The hare and the tortoise of crypto
The well known tale tells us about opposing mindsets. The hare who is narcissistic, showy and arrogant and the tortoise who is consistent, steadfast and humble.
The dichotomy between these two and the way the race plays out is analogous to Bitcoin and altcoins. In terms of their design and intended use cases, the narratives that form around them, and the people they tend to attract.
Crypto enthusiast might see bitcoin as being slow and in some ways boring, as it is designed to be decentralised and secure above all else. Bitcoin is very much the tortoise.
Altcoins on the other hand, are very different in nature. They are funded by venture capital to become marketable tech products. They strive to have the fastest, most performant blockchains. Their websites bear the typical slogans — unmatched transaction speeds and throughput. Hundreds, no thousands of times faster than visa. And carbon emissions less than an ants fart!
The fact that most of the invested money in altcoin projects go into their marketing budgets, so they can sell themselves on these characteristics — makes them analogous to the hare in the tale, who boasts to the other animals in the forest about how fast he is and that no other animal can beat him in a race.
How do you ever get anywhere?
The hare (Mocking the tortoise for being slow)
There are many strands we can pull at when we think about how Bitcoin and altcoins inhabit these hare and tortoise archetypes. Diving into them all could fill a book. We can skip to exploringwhyaltcoins are the hare and Bitcoin is the tortoise.

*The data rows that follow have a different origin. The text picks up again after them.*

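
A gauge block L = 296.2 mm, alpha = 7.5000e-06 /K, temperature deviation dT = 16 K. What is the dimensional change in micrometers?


dL = L * alpha * dT
= 296.2 * 7.5000e-06 * 16
= 0.0355440 mm
dL_um = 0.0355440 * 1000 = 35.5440 um

35.5440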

In short, altcoin projects have to show themselves and survive in a saturated market. They need the marketing, branding and general vigour to attract venture capital and retail investors to buy their tokens, aswell as adhere to the heavy handed regulation of jurisdictions that have become wary of crypto. They might also need to bend to meet cultural or idealogical favour. All things that require rapid changes to their underlying software. These products have the agility to transform themselves as the environment dictates, and become responsive to new trends and emerging use-cases. But as a consequence remain in a constant state of flux.
Bitcoin, on the other hand, was created at a time when no market pressures existed because there was no market. There were no competitors, no financial backers, no staff on payrolls. Just hobbyists with a shared passion for cryptography, working on open-source code.
With the disappearance of Satoshi, the vulnerability of a known founder being coerced by outside forces to make protocol changes, disappeared. Leaving the politically and geographically agnostic nodes as the only authorities on the network. Consensus between these unconnected entities, who share only an incentive to keep the rules of the network as they are — being the only possible way Bitcoin can change in a meaningful way.
As it goes, the tortoise does beat the hare in the race. Because the hare, through his arrogance decides to take a nap and the tortoise gains too much of an advantage while he’s sleeping. In the race between Bitcoin and altcoins, you could judge that Bitcoin has already crossed the line. The aforementioned state of flux which most altcoins unwittingly find themselves in, does not in any way inspire the confidence required for a monetary protocol, but it’s beyond doubt the largely ossified, tortoise-like Bitcoin protocol, does. And in turn satisfies the original goal of cryptocurrency as a whole. To disrupt the global banking monopoly and become a truly peer to peer form of money. Decentralised, secure, immutable and world-changing.